Dr. Silke Gillessen will present the results of an EORTC analysis of the International Germ Cell Cancer Collaborative Group (IGCCCG) Update database 6. In stage I testicular cancer, active surveillance after orchiectomy (the surgical removal of a testicle) is the preferred management in many patients. However, it is associated with a 15 to 30% relapse rate. The researchers identified all patients with metastatic gonadal germ cell tumors for whom they had complete information on the initial tumor stage, and compared the outcomes of patients relapsing from clinical stage I (CSI) disease to those with de novo metastatic disease. They found no difference progression-free survival or overall survival in patients relapsing from their original CSI as compared with de novo metastatic disease when adjusted for their prognostic group, though a substantial proportion of CSI patients relapsed with intermediate or poor prognostic features in need of intensified treatment. The study underlines the importance of performing active surveillance well in order to detect recurrence in CSI patients as early as possible, say the researchers.

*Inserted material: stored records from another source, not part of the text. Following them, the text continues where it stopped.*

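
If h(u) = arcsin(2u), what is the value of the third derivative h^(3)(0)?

8

From the series, [u^3] h = 4/3; multiply by 3! = 6 to get 8.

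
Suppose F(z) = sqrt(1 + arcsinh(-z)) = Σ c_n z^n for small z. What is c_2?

-1/8

Compose series: expand the inner function first, then feed it into the outer expansion.
[z^0] = 1;  [z^1] = -1/2;  [z^2] = -1/8.
So c_2 = F′′(0)/2! = -1/8.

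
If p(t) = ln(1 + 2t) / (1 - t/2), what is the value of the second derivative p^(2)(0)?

-2

Write out both Maclaurin series and multiply, keeping only the needed powers.
The coefficient of t^2 in the expansion is -1, so p′′(0) = 2! * (-1) = -2.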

Professor Christian Simon will present the design of an EORTC randomized controlled trial to assess the effect of either surgery or radiotherapy for early-stage oropharyngeal, supraglottic, and hypopharyngeal cancers on the recovery of these head and neck cancer patients’ ability to swallow 7. Both are generally effective at controlling tumor growth but have different side effects, and choice is generally based on the choice of the individual patient and/or institution. Recently the introduction of new surgical and radiotherapeutic techniques has led to an improvement in side effects resulting from treatment. The Phase III trial will enroll 112 patients from 29 European centers, and recruitment had already reached the halfway mark in January 2022. The researchers hope that it will provide a conclusive answer to the question and therefore provide a robust basis for the choice of treatment.

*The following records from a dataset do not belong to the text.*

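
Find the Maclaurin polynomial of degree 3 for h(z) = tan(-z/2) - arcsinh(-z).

-5*z^3/24 + z/2

Add the two expansions coefficient-wise.
h(0) = 0
h′(0) = 1/2
h′′(0) = 0
h′′′(0) = -5/4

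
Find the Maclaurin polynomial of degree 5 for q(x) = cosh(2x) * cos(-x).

-7*x^4/24 + 3*x^2/2 + 1

Write out both Maclaurin series and multiply, keeping only the needed powers.
q(0) = 1
q′(0) = 0
q′′(0) = 3
q′′′(0) = 0
q^(4)(0) = -7
q^(5)(0) = 0
The Taylor polynomial is Σ q^(k)(0)/k! · x^k.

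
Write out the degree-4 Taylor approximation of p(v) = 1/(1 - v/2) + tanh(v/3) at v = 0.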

Dr. Jordi Remon, on behalf of the EORTC Lung Cancer Group, will report the results of a clinical trial (APPLE trial-EORTC 1613) 8. This trial supports the hypothesis that among patients with advanced non-small cell lung cancer and epidermal growth factor (EGFR) mutation treated with first-generation EGFR tyrosine kinase drugs, plasma assessment (liquid biopsy) is feasible to detect the mutation of resistance (T790M) to this treatment before radiological progression. This enables personalized treatment to start earlier. In the trial, patients from six countries were enrolled in three arms, results from two of which were presented at ESMO. Patients in Arm B were given the EGFR inhibitor gefitinib until the emergence of T790M in a liquid biopsy or progression of their disease, whereupon they were treated with the targeted therapy osimertinib. In Arm C, the internal control arm, patients received gefitinib until progression and then osimertinib. Median follow-up was 30 months. The researchers found that monitoring of T790M status in plasma gave a good indication of molecular progression before further symptoms appeared, and led to an earlier switch to osimertinib in 17% of patients with satisfactory outcomes in progression-free and overall survival.